I went through a bunch of "Patrick dogs" with my own eyes (and researched a bunch of history on these dogs via discussing certain individuals with the old timers that matched them) before I began to see a pattern and understood what the best and highest-percentage individuals were.
I then bred my own key animal, whose whole litter were "a cut above" everything else I had personally seen from this line at that point. Because if this individual's superiority, I then began a program on
that dog, bred to bitches of his basic line, who themselves made the grade and who exhibited the traits I was after.
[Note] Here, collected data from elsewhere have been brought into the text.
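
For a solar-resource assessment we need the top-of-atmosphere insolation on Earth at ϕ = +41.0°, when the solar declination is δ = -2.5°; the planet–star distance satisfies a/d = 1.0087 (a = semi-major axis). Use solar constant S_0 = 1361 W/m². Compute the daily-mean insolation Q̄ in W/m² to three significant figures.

Q̄ ≈ 313 W/m²

cos h₀ = −tan(+41.0°) tan(-2.500°) = 0.0380, h₀ = 1.5328 rad.
Bracket: h₀ sin ϕ sin δ + cos ϕ cos δ sin h₀ = 1.5328×0.65606×-0.04362 + 0.75471×0.99905×0.99928 = -0.043865 + 0.753450 = 0.709585.
Inverse-square distance factor (a/d)² = 1.0087² = 1.017476.
Q̄ = (S_0/π) × 1.017476 × [bracket] = (1361/π) × 1.017476 × 0.709585 = 312.8 W/m².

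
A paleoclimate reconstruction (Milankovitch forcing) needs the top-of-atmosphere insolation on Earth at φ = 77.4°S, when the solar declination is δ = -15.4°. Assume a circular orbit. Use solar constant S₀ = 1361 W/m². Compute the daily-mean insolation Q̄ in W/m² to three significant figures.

Q̄ ≈ 353 W/m²

cos H₀ = −tan(-77.4°) tan(-15.400°) = -1.2323 ≤ −1 ⇒ polar day, H₀ = π.
Bracket: H₀ sin φ sin δ + cos φ cos δ sin H₀ = 3.1416×-0.97592×-0.26556 + 0.21814×0.96410×0.00000 = 0.814194 + 0.000000 = 0.814194.
Q̄ = (S₀/π) × [bracket] = (1361/π) × 0.814194 = 352.7 W/m².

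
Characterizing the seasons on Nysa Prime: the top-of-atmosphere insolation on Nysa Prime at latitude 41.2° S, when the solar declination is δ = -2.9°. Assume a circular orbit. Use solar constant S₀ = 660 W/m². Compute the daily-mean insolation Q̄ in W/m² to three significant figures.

Q̄ ≈ 169 W/m²

cos H₀ = −tan(-41.2°) tan(-2.900°) = -0.0443, H₀ = 1.6152 rad.
Bracket: H₀ sin φ sin δ + cos φ cos δ sin H₀ = 1.6152×-0.65869×-0.05059 + 0.75241×0.99872×0.99902 = 0.053824 + 0.750710 = 0.804534.
Q̄ = (S₀/π) × [bracket] = (660/π) × 0.804534 = 169.0 W/m².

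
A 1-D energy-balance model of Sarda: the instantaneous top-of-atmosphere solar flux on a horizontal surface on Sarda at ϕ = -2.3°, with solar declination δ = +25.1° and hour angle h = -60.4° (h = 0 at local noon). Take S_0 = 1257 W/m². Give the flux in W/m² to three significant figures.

cos θ_z = sin ϕ sin δ + cos ϕ cos δ cos h = -0.017024 + 0.446938 = 0.429914.
Flux = S_0 · cos θ_z = 1257 × 0.429914 = 540.4 W/m².

540 W/m²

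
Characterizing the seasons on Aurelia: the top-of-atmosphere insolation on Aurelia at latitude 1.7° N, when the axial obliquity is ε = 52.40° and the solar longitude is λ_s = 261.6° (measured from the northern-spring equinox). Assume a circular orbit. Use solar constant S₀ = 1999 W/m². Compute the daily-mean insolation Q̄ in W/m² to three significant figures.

Q̄ ≈ 372 W/m²

Solar declination: sin δ = sin ε · sin λ_s = sin 52.40° × sin 261.6° = -0.78379, so δ = -51.609°.
cos H₀ = −tan(+1.7°) tan(-51.609°) = 0.0375, H₀ = 1.5333 rad.
Bracket: H₀ sin φ sin δ + cos φ cos δ sin H₀ = 1.5333×0.02967×-0.78379 + 0.99956×0.62103×0.99930 = -0.035657 + 0.620322 = 0.584665.
Q̄ = (S₀/π) × [bracket] = (1999/π) × 0.584665 = 372.0 W/m².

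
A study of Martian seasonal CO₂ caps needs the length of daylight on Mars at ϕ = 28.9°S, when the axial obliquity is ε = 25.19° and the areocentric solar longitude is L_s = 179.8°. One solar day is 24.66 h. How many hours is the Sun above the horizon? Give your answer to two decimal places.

12.32 h

sin δ = sin 25.19° × sin 179.8° = 0.00149, so δ = +0.085°.
cos h₀ = −tan ϕ · tan δ = −tan(-28.9°) × tan(+0.085°) = 0.0008, so h₀ = 1.5700 rad = 89.95°.
Daylight = 2h₀/(2π) × 24.66 h = (1.5700/π) × 24.66 = 12.32 h.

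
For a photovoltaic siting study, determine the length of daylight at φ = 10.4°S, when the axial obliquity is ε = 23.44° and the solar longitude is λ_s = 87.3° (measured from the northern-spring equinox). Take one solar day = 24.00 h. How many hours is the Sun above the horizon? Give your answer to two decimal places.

11.39 h

Solar declination: sin δ = sin ε · sin λ_s = sin 23.44° × sin 87.3° = 0.39735, so δ = +23.412°.
cos H₀ = −tan φ · tan δ = −tan(-10.4°) × tan(+23.412°) = 0.0795, so H₀ = 1.4912 rad = 85.44°.
Daylight = 2H₀/(2π) × 24.00 h = (1.4912/π) × 24.00 = 11.39 h.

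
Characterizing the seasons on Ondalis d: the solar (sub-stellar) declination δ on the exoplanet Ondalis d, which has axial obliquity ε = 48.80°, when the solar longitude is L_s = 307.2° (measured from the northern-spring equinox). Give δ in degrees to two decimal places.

δ = -36.82°

sin δ = sin ε · sin L_s = sin 48.80° × sin 307.2° = -0.599321.
δ = arcsin(-0.599321) = -36.82°.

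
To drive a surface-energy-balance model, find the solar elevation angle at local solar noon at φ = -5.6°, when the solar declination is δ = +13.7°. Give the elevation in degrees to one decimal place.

At local noon the hour angle is zero, so the zenith angle equals |φ − δ| = |-5.6° − (+13.700°)| = 19.300°.
Elevation = 90° − 19.300° = 70.7°.

70.7°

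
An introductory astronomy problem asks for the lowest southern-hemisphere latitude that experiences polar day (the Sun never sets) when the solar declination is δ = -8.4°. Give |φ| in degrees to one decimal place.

|φ| = 81.6°

Polar day requires cos H₀ = −tan φ tan δ ≤ −1, i.e. tan φ tan δ ≥ 1.
The boundary is |tan φ| · |tan δ| = 1, so |φ| = 90° − |δ| = 90° − 8.4° = 81.6° in the southern hemisphere.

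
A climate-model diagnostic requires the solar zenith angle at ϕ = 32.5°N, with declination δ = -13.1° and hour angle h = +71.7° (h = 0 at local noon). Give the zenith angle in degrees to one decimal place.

θ_z = 82.2°

cos θ_z = sin ϕ sin δ + cos ϕ cos δ cos h = -0.121780 + 0.257927 = 0.136147.
θ_z = arccos(0.136147) = 82.2°.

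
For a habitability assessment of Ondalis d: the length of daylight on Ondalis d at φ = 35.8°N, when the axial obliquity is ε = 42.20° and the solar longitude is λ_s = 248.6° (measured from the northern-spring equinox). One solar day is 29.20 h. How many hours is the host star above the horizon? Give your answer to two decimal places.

Solar declination: sin δ = sin ε · sin λ_s = sin 42.20° × sin 248.6° = -0.62541, so δ = -38.712°.
cos H₀ = −tan φ · tan δ = −tan(+35.8°) × tan(-38.712°) = 0.5781, so H₀ = 0.9544 rad = 54.69°.
Daylight = 2H₀/(2π) × 29.20 h = (0.9544/π) × 29.20 = 8.87 h.

8.87 h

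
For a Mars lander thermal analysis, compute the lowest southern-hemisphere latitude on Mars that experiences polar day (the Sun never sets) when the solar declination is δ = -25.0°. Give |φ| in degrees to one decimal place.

Polar day requires cos H₀ = −tan φ tan δ ≤ −1, i.e. tan φ tan δ ≥ 1.
The boundary is |tan φ| · |tan δ| = 1, so |φ| = 90° − |δ| = 90° − 25.0° = 65.0° in the southern hemisphere.

|φ| = 65.0°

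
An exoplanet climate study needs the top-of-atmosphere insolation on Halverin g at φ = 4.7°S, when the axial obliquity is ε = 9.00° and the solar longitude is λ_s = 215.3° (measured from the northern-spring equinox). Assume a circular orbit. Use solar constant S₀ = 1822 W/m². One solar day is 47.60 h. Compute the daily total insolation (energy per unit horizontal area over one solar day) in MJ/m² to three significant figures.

99.8 MJ/m²

Solar declination: sin δ = sin ε · sin λ_s = sin 9.00° × sin 215.3° = -0.09040, so δ = -5.186°.
cos H₀ = −tan(-4.7°) tan(-5.186°) = -0.0075, H₀ = 1.5783 rad.
Bracket: H₀ sin φ sin δ + cos φ cos δ sin H₀ = 1.5783×-0.08194×-0.09040 + 0.99664×0.99591×0.99997 = 0.011691 + 0.992534 = 1.004225.
Q̄ = (S₀/π) × [bracket] = (1822/π) × 1.004225 = 582.41 W/m².
Daily total = Q̄ × 47.60 h × 3600 s/h = 582.41 × 47.60 × 3600 / 10⁶ = 99.80 MJ/m².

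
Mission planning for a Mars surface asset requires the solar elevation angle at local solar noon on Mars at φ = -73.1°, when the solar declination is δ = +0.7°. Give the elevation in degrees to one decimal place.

At local noon the hour angle is zero, so the zenith angle equals |φ − δ| = |-73.1° − (+0.700°)| = 73.800°.
Elevation = 90° − 73.800° = 16.2°.

16.2°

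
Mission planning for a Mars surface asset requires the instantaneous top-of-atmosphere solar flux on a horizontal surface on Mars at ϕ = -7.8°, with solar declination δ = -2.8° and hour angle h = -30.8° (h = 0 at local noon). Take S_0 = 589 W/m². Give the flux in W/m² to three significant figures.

cos θ_z = sin ϕ sin δ + cos ϕ cos δ cos h = 0.006630 + 0.849997 = 0.856627.
Flux = S_0 · cos θ_z = 589 × 0.856627 = 504.6 W/m².

505 W/m²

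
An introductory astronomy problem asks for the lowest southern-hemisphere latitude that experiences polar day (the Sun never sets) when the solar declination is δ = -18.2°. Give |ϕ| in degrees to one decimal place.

Polar day requires cos h₀ = −tan ϕ tan δ ≤ −1, i.e. tan ϕ tan δ ≥ 1.
The boundary is |tan ϕ| · |tan δ| = 1, so |ϕ| = 90° − |δ| = 90° − 18.2° = 71.8° in the southern hemisphere.

|ϕ| = 71.8°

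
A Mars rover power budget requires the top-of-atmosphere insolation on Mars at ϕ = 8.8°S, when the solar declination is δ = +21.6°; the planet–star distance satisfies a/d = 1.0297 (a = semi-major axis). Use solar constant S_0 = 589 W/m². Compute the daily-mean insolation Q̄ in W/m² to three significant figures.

Q̄ ≈ 165 W/m²

cos h₀ = −tan(-8.8°) tan(+21.600°) = 0.0613, h₀ = 1.5095 rad.
Bracket: h₀ sin ϕ sin δ + cos ϕ cos δ sin h₀ = 1.5095×-0.15299×0.36812 + 0.98823×0.92978×0.99812 = -0.085013 + 0.917109 = 0.832096.
Inverse-square distance factor (a/d)² = 1.0297² = 1.060282.
Q̄ = (S_0/π) × 1.060282 × [bracket] = (589/π) × 1.060282 × 0.832096 = 165.4 W/m².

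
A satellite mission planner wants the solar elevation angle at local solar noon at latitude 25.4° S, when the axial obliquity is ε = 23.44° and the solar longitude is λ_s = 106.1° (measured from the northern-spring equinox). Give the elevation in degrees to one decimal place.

Solar declination: sin δ = sin ε · sin λ_s = sin 23.44° × sin 106.1° = 0.38219, so δ = +22.469°.
At local noon the hour angle is zero, so the zenith angle equals |φ − δ| = |-25.4° − (+22.469°)| = 47.869°.
Elevation = 90° − 47.869° = 42.1°.

42.1°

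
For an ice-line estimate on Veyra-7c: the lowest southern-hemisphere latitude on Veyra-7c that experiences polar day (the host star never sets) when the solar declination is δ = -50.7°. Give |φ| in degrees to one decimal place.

Polar day requires cos H₀ = −tan φ tan δ ≤ −1, i.e. tan φ tan δ ≥ 1.
The boundary is |tan φ| · |tan δ| = 1, so |φ| = 90° − |δ| = 90° − 50.7° = 39.3° in the southern hemisphere.

|φ| = 39.3°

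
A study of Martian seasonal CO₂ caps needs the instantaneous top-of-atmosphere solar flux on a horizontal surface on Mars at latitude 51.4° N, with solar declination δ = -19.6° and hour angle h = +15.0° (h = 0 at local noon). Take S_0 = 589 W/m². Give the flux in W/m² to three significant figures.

180 W/m²

cos θ_z = sin ϕ sin δ + cos ϕ cos δ cos h = -0.262162 + 0.567704 = 0.305542.
Flux = S_0 · cos θ_z = 589 × 0.305542 = 180.0 W/m².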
That was about 5-6 years of
exclusively working with one line, before I had
the beginnings of direction as to where I wanted to go ...
And then, only after 10 more years of breeding, selection, and carrying forward with this line did I truly become an "expert" within my own bloodline ... and, in a sense, of Patrick dogs in general ... only to find out that the grandsire to my dog was really a Boomer/Carver dog
But at least I became an expert on my own line ... and carried on with it for another 10 years before I had enough of these dogs and the crap that goes with them
During my active breeding years, I found that certain purebred dogs of mine needed crosses, while certain purebred aspects of my line did NOT, and were *still* the best GD dogs I have ever seen, not to mention whipped every "cross" I have ever personally seen of my line, as I went through everything.
The point I am making is you can't just fall off the turnip truck, grab "a" dog of "a" line ... and start "crossing it up," randomly, with no game plan, and expect "instant success" ... as if breeding great dogs is a game of crapshoot or rolling the dice.
You need to make a commitment to ONE line, PUT THE TIME IN, get to know it, weed out the bad, develop the good, BEFORE you can even know IF it need a cross ... and WHY (if so).
And, again, if you develop
the right individuals, you might come to learn you never need to cross at all.